= National Democratic Congress (Zambia) =

Political party in Zambia

The National Democratic Congress (NDC) is a political party in Zambia. It was formed by former Information minister Chishimba Kambwili after he was fired from the ruling Patriotic Front by President Edgar Lungu in 2017.

== History ==
Kambwili had been a fierce critic of President Lungu since he was relieved off his duties in 2017. In 2018, the NDC was banned from holding public meetings and Kambwili was arrested for inciting public violence. In late 2018, the NDC became a member of the Opposition Alliance.

In April 2021, there was a leadership dispute between Chishimba Kambwili and Josephs Akafumba which had split the NDC into two party factions. Chishimba Kambwili remained the president of one faction and Josephs Akafumba became the president of the other faction. Saboi Imboela (who had been the NDC spokesperson since April 2019) was appointed as the vice-president of the Kambwili-led NDC faction at a convention. Within a short time, Kambwili had left the NDC in order to campaign for his former party (the Patriotic Front) ahead of the 2021 general election and so, Imboela took up the position of acting president for her faction of the NDC.

The NDC faction led by Josephs Akafumba remained a member of the Opposition Alliance, which got renamed to the UPND Alliance in February 2021. The alliance members all endorsed Hakainde Hichilema of the United Party for National Development for presidency in the 2021 general election, together with endorsing UPND to field all elective positions for that election, which meant that the NDC itself would not take part in the election.

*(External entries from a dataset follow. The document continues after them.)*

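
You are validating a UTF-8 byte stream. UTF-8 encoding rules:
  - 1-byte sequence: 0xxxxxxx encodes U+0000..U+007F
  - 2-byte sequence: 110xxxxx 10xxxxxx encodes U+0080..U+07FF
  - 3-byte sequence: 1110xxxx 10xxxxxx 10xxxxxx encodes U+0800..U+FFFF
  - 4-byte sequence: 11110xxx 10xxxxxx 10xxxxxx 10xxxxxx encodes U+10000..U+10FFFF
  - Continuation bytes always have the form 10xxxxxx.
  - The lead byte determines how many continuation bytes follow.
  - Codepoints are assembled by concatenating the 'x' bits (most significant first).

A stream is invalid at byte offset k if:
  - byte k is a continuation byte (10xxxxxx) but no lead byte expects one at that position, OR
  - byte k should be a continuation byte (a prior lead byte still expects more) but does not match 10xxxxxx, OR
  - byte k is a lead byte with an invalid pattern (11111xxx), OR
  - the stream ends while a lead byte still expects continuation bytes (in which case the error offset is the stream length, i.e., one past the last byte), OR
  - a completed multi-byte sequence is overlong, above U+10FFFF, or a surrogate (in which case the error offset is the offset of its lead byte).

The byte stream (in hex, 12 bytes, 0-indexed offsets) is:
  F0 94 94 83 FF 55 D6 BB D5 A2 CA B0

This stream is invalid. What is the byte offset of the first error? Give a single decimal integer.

Byte[0]=F0: 4-byte lead, need 3 cont bytes. acc=0x0
Byte[1]=94: continuation. acc=(acc<<6)|0x14=0x14
Byte[2]=94: continuation. acc=(acc<<6)|0x14=0x514
Byte[3]=83: continuation. acc=(acc<<6)|0x03=0x14503
Completed: cp=U+14503 (starts at byte 0)
Byte[4]=FF: INVALID lead byte (not 0xxx/110x/1110/11110)

Answer: 4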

After the UPND won the 2021 general election, President Hakainde Hichilema decided to appoint Josephs Akafumba as the Permanent Secretary for the Ministry of Home Affairs. Akafumba accepted the role, which meant that he automatically stepped down from being the president of his NDC faction. Mwenya Musenge (a former secretary-general of the party) assumed the role of party president that month. In March 2022, Musenge was removed from his position as party president by the party's council and replaced by George Sichula for the interim. In November 2023, Sichula was appointed as the trade and economic secretary at the Zambia High Commission in Nigeria and therefore handed over the interim party presidency to Sam Nyirenda. In early 2025, it was reported that Joseph Kasonde was the party president.

In early 2024, the NDC faction led by Saboi Imboela was one of the political parties that founded the United Kwacha Alliance (UKA), an alliance of political parties.

In November 2025, Joseph Kasonde, who was the mobilization chairman in the UPND Alliance, had left the NDC in order to join the Citizens First party led by Harry Kalaba. During his resignation from the party, he handed over the party presidency to Saboi Imboela, thereby rendering that the NDC no-longer has two factions. Imboela would now be legally regarded as the president of the party going forward.

After this party leadership matter was resolved, the NDC decided to participate in the 2026 Chawama by-election by fielding a candidate by the name of James Phiri. He finished ninth out of the nine candidates that participated.

On 29 April 2026, the NDC joined the Revamp for Development Change (RDC) and the Citizens First (CF) party to form the CF Orange Alliance and endorse Harry Kalaba of the CF for presidency at the 2026 general election, indicating that the NDC will not field its own presidential candidate.